Experts cautioned that the extent of the risk to human health posed by such contamination remains unclear.
"There are connections to increases in certain kinds of cancer to lower sperm count to increases in conditions like ADHD and autism," said Mason.

"We know that they are connected to these synthetic chemicals in the environment and we know that plastics are providing kind of a means to get those chemicals into our bodies."

Previous research by Orb Media has found plastic particles in tap water, too, but on a smaller scale.

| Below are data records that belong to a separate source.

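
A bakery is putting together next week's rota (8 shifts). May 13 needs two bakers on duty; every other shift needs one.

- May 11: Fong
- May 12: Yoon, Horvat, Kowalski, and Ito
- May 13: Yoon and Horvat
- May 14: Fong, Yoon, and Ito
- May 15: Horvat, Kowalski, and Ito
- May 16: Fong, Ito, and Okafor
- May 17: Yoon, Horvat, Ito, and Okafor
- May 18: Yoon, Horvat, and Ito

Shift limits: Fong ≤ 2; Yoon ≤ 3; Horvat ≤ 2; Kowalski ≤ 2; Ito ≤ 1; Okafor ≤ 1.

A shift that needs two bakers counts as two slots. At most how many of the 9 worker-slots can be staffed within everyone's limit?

9

Total capacity across all bakers is 2+3+2+2+1+1 = 11, and 9 slots are needed, so at most 9 can be filled.
An assignment achieving 9: May 11→Fong, May 12→Yoon, May 13→Yoon+Horvat, May 14→Fong, May 15→Horvat, May 16→Ito, May 17→Okafor, May 18→Yoon.
Loads: Fong 2/2, Yoon 3/3, Horvat 2/2, Kowalski 0/2, Ito 1/1, Okafor 1/1.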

"Tap water, by and large, is much safer than bottled water," said Mason, referring to tap water in Western countries.
The three-month study used a technique developed by the University of East Anglia's School of Chemistry to "see" microplastic particles by staining them using fluorescent Nile Red dye, which makes plastic fluorescent when irradiated with blue light.

"We have been involved with independently reviewing the findings and methodology to ensure the study is robust and credible," said lead researcher Andrew Mayes, from UEA's School of Chemistry. "The results stack up."

Jacqueline Savitz, chief policy officer for North America at Oceana, a marine advocacy group that was not involved in the research, said the study provides more evidence that society must abandon the ubiquitous use of plastic water bottles.

"We know plastics are building-up in marine animals, and this means we too are being exposed, some of us, every day," she said.
"It's more urgent now than ever before to make plastic water bottles a thing of the past."